Thok Johnson Gony - Divulgação
Thok Johnson GonyDivulgação
Por Thok Johnson*
Um campo de refugiados não é o local ideal para uma criança crescer. Alimentos insuficientes, abrigo inadequado e falta de assistência médica, além de difícil acesso à educação são situações típicas em um campo de refugiados. Foi assim que eu cresci.

Meu nome é Thok Johnson Gony. Nasci em Bor, na grande região do alto Nilo do que era então o Sudão, em 1975 - três anos após a assinatura de um acordo de paz, que encerrou a primeira guerra civil do Sudão.

Incerta se a paz se manteria, minha família mudou-se para o campo de refugiados de Itang, na Etiópia, onde comecei minha educação primária. Uma vida não muito digna para uma criança. Dependemos de agências humanitárias para coisas básicas de vida como alimentação e abrigo. E, como criança refugiada, quase perdi minha vida com sarampo. Para mim, estar vivo é em si um milagre.

Diante de todo esse sofrimento em tenra idade, aprendi que deveria ter um propósito na vida e, com essa ideia, resolvi que era capaz de limpar minha mente da angústia que estava me consumindo para agir. Como resultado, comecei a me destacar na escola, uma série após a outra.

Em um campo de refugiados, a gente cresce vendo profissionais médicos salvando muitas vidas até que houve o momento de eu mesmo ter sido salvo por um deles. A dedicação e empatia desses profissionais me inspiraram e foi assim que decidi que me tornaria um profissional da área da saúde quando crescesse. Acreditava que, por meio da prática médica, conseguiria retribuir todo o favor, que uma vez fizeram a mim, para quem precisasse de ajuda.

O desejo ardente de ajudar diretamente as pessoas que precisam de cuidados médicos se tornou minha maior motivação e com esse objetivo no coração entrei para escola de Enfermagem.

Depois de me formar, comecei assim que possível a trabalhar com Médicos Sem Fronteiras (MSF) há 20 anos no Hospital Akobo, região do Sudão do Sul fronteiriça a Etiópia. Trabalhei nas ações de combate às epidemias, nos centros de nutrição (onde recebemos casos muito graves de desnutrição) e em emergências médicas.

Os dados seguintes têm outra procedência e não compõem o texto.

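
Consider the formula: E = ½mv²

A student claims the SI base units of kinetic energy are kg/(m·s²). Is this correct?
Units of each symbol in E = ½mv²:
  m (mass): kg
  v (speed): m/s  → to the power 2, contributes m²/s²
  The factor ½ is dimensionless.

Multiplying the contributions: [kg] · [m²/s²]
Adding exponents of each base unit: kg: 1, m: 2, s: -2
SI base units of kinetic energy: kg·m²/s²

The claimed units kg/(m·s²) (exponents kg: 1, m: -1, s: -2) do not match the derived units kg·m²/s² (exponents kg: 1, m: 2, s: -2), so the claim is incorrect.

Answer: No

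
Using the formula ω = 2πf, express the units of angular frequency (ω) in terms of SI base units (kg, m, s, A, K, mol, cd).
Units of each symbol in ω = 2πf:
  f (frequency): 1/s
  The factor 2π is dimensionless.

Multiplying the contributions: [1/s]
Adding exponents of each base unit: s: -1
SI base units of angular frequency: 1/s

Answer: 1/s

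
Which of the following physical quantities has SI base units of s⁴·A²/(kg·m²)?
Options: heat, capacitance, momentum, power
Checking the SI base units of each option:
  heat (Q = mcΔT): kg·m²/s²  ✗
  capacitance (C = Q/V): s⁴·A²/(kg·m²)  ✓ matches
  momentum (p = mv): kg·m/s  ✗
  power (P = W/t): kg·m²/s³  ✗

Only capacitance has units s⁴·A²/(kg·m²).

Answer: capacitance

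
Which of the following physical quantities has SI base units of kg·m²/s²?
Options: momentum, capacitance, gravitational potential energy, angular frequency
Checking the SI base units of each option:
  momentum (p = mv): kg·m/s  ✗
  capacitance (C = Q/V): s⁴·A²/(kg·m²)  ✗
  gravitational potential energy (U = -GMm/r): kg·m²/s²  ✓ matches
  angular frequency (ω = 2πf): 1/s  ✗

Only gravitational potential energy has units kg·m²/s².

Answer: gravitational potential energy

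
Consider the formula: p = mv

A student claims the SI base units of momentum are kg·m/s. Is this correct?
Units of each symbol in p = mv:
  m (mass): kg
  v (velocity): m/s

Multiplying the contributions: [kg] · [m/s]
Adding exponents of each base unit: kg: 1, m: 1, s: -1
SI base units of momentum: kg·m/s

The claimed units kg·m/s match the derived units, so the claim is correct.

Answer: Yes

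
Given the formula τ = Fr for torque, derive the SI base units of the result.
Units of each symbol in τ = Fr:
  F (force): kg·m/s²
  r (lever arm): m

Multiplying the contributions: [kg·m/s²] · [m]
Adding exponents of each base unit: kg: 1, m: 2, s: -2
SI base units of torque: kg·m²/s²

Answer: kg·m²/s²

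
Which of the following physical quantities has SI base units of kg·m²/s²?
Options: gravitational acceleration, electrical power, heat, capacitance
Checking the SI base units of each option:
  gravitational acceleration (g = GM/r²): m/s²  ✗
  electrical power (P = IV): kg·m²/s³  ✗
  heat (Q = mcΔT): kg·m²/s²  ✓ matches
  capacitance (C = Q/V): s⁴·A²/(kg·m²)  ✗

Only heat has units kg·m²/s².

Answer: heat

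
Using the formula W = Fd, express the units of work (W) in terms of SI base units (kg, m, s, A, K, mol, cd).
Units of each symbol in W = Fd:
  F (force): kg·m/s²
  d (displacement): m

Multiplying the contributions: [kg·m/s²] · [m]
Adding exponents of each base unit: kg: 1, m: 2, s: -2
SI base units of work: kg·m²/s²

Answer: kg·m²/s²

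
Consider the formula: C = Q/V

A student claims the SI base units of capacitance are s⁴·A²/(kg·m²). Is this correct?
Units of each symbol in C = Q/V:
  Q (charge, in coulombs): s·A
  V (voltage, in volts): kg·m²/(s³·A)  → in the denominator, contributes s³·A/(kg·m²)

Multiplying the contributions: [s·A] · [s³·A/(kg·m²)]
Adding exponents of each base unit: kg: -1, m: -2, s: 4, A: 2
SI base units of capacitance: s⁴·A²/(kg·m²)

The claimed units s⁴·A²/(kg·m²) match the derived units, so the claim is correct.

Answer: Yes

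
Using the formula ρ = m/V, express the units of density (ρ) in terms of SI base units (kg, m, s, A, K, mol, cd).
Units of each symbol in ρ = m/V:
  m (mass): kg
  V (volume): m³  → in the denominator, contributes 1/m³

Multiplying the contributions: [kg] · [1/m³]
Adding exponents of each base unit: kg: 1, m: -3
SI base units of density: kg/m³

Answer: kg/m³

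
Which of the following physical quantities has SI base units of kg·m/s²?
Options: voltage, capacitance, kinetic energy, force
Checking the SI base units of each option:
  voltage (V = IR): kg·m²/(s³·A)  ✗
  capacitance (C = Q/V): s⁴·A²/(kg·m²)  ✗
  kinetic energy (E = ½mv²): kg·m²/s²  ✗
  force (F = ma): kg·m/s²  ✓ matches

Only force has units kg·m/s².

Answer: force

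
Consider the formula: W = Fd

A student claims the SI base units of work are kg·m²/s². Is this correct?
Units of each symbol in W = Fd:
  F (force): kg·m/s²
  d (displacement): m

Multiplying the contributions: [kg·m/s²] · [m]
Adding exponents of each base unit: kg: 1, m: 2, s: -2
SI base units of work: kg·m²/s²

The claimed units kg·m²/s² match the derived units, so the claim is correct.

Answer: Yes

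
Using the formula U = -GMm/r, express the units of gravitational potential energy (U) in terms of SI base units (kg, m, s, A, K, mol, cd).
Units of each symbol in U = -GMm/r:
  G (gravitational constant): m³/(kg·s²)
  M (mass): kg
  m (mass): kg
  r (distance): m  → in the denominator, contributes 1/m
  The minus sign does not affect the units.

Multiplying the contributions: [m³/(kg·s²)] · [kg] · [kg] · [1/m]
Adding exponents of each base unit: kg: 1, m: 2, s: -2
SI base units of gravitational potential energy: kg·m²/s²

Answer: kg·m²/s²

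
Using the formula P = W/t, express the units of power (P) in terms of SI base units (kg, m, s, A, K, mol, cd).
Units of each symbol in P = W/t:
  W (work): kg·m²/s²
  t (time): s  → in the denominator, contributes 1/s

Multiplying the contributions: [kg·m²/s²] · [1/s]
Adding exponents of each base unit: kg: 1, m: 2, s: -3
SI base units of power: kg·m²/s³

Answer: kg·m²/s³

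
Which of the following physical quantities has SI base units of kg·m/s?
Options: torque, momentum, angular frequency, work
Checking the SI base units of each option:
  torque (τ = Fr): kg·m²/s²  ✗
  momentum (p = mv): kg·m/s  ✓ matches
  angular frequency (ω = 2πf): 1/s  ✗
  work (W = Fd): kg·m²/s²  ✗

Only momentum has units kg·m/s.

Answer: momentum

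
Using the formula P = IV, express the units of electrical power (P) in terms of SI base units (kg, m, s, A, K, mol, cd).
Units of each symbol in P = IV:
  I (current): A
  V (voltage, in volts): kg·m²/(s³·A)

Multiplying the contributions: [A] · [kg·m²/(s³·A)]
Adding exponents of each base unit: kg: 1, m: 2, s: -3
SI base units of electrical power: kg·m²/s³

Answer: kg·m²/s³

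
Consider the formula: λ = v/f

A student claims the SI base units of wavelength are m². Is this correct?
Units of each symbol in λ = v/f:
  v (wave speed): m/s
  f (frequency): 1/s  → in the denominator, contributes s

Multiplying the contributions: [m/s] · [s]
Adding exponents of each base unit: m: 1
SI base units of wavelength: m

The claimed units m² (exponents m: 2) do not match the derived units m (exponents m: 1), so the claim is incorrect.

Answer: No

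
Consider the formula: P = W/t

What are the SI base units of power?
Units of each symbol in P = W/t:
  W (work): kg·m²/s²
  t (time): s  → in the denominator, contributes 1/s

Multiplying the contributions: [kg·m²/s²] · [1/s]
Adding exponents of each base unit: kg: 1, m: 2, s: -3
SI base units of power: kg·m²/s³

Answer: kg·m²/s³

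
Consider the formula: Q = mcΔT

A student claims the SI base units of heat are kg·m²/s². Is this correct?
Units of each symbol in Q = mcΔT:
  m (mass): kg
  c (specific heat capacity, in J/(kg·K)): m²/(s²·K)
  ΔT (temperature change): K

Multiplying the contributions: [kg] · [m²/(s²·K)] · [K]
Adding exponents of each base unit: kg: 1, m: 2, s: -2
SI base units of heat: kg·m²/s²

The claimed units kg·m²/s² match the derived units, so the claim is correct.

Answer: Yes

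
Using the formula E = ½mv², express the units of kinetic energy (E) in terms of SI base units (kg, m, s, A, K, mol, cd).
Units of each symbol in E = ½mv²:
  m (mass): kg
  v (speed): m/s  → to the power 2, contributes m²/s²
  The factor ½ is dimensionless.

Multiplying the contributions: [kg] · [m²/s²]
Adding exponents of each base unit: kg: 1, m: 2, s: -2
SI base units of kinetic energy: kg·m²/s²

Answer: kg·m²/s²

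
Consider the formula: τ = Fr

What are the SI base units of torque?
Units of each symbol in τ = Fr:
  F (force): kg·m/s²
  r (lever arm): m

Multiplying the contributions: [kg·m/s²] · [m]
Adding exponents of each base unit: kg: 1, m: 2, s: -2
SI base units of torque: kg·m²/s²

Answer: kg·m²/s²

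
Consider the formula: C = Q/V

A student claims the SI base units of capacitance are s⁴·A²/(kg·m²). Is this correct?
Units of each symbol in C = Q/V:
  Q (charge, in coulombs): s·A
  V (voltage, in volts): kg·m²/(s³·A)  → in the denominator, contributes s³·A/(kg·m²)

Multiplying the contributions: [s·A] · [s³·A/(kg·m²)]
Adding exponents of each base unit: kg: -1, m: -2, s: 4, A: 2
SI base units of capacitance: s⁴·A²/(kg·m²)

The claimed units s⁴·A²/(kg·m²) match the derived units, so the claim is correct.

Answer: Yes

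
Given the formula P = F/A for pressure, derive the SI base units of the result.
Units of each symbol in P = F/A:
  F (force): kg·m/s²
  A (area): m²  → in the denominator, contributes 1/m²

Multiplying the contributions: [kg·m/s²] · [1/m²]
Adding exponents of each base unit: kg: 1, m: -1, s: -2
SI base units of pressure: kg/(m·s²)

Answer: kg/(m·s²)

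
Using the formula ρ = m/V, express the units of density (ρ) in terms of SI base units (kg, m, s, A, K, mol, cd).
Units of each symbol in ρ = m/V:
  m (mass): kg
  V (volume): m³  → in the denominator, contributes 1/m³

Multiplying the contributions: [kg] · [1/m³]
Adding exponents of each base unit: kg: 1, m: -3
SI base units of density: kg/m³

Answer: kg/m³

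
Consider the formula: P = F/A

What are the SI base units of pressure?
Units of each symbol in P = F/A:
  F (force): kg·m/s²
  A (area): m²  → in the denominator, contributes 1/m²

Multiplying the contributions: [kg·m/s²] · [1/m²]
Adding exponents of each base unit: kg: 1, m: -1, s: -2
SI base units of pressure: kg/(m·s²)

Answer: kg/(m·s²)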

Depois trabalhei com MSF em outros locais. Uma das experiências mais marcantes que me lembro foi de MSF na cidade de Maban, logo após o sul do Sudão ter alcançado a independência do país. Lembro-me do grande contingente que retornava ao país e da multiplicidade de casos médicos que tivemos de comparecer.

Trabalhar ao lado de profissionais de diferentes partes do mundo aprimorou meus conhecimentos e me ensinou a beleza da humanidade. Eu queria viajar muito para ajudar os necessitados.

Em 2010, me inscrevi para fazer parte da equipe internacional de MSF. Não acreditei que meu trabalho duro havia vencido o sofrimento de minha infância e fiquei muito empolgado porque sabia que levaria a bandeira do Sudão do Sul para o mundo humanitário internacional como um profissional de saúde - meu sonho de infância.

Desde 2012, trabalho em diferentes projetos de MSF em todo o mundo. Cresci na organização, passando de um membro da equipe médica no meu próprio país de origem para agora me tornar o Coordenador Médico no Afeganistão, onde, entre outras atividades, abrimos um projeto que presta atendimento a pessoas com tuberculose resistente e também com resistência a medicamentos (DRTB).

De criança refugiada a coordenador médico internacional: uma jornada possível.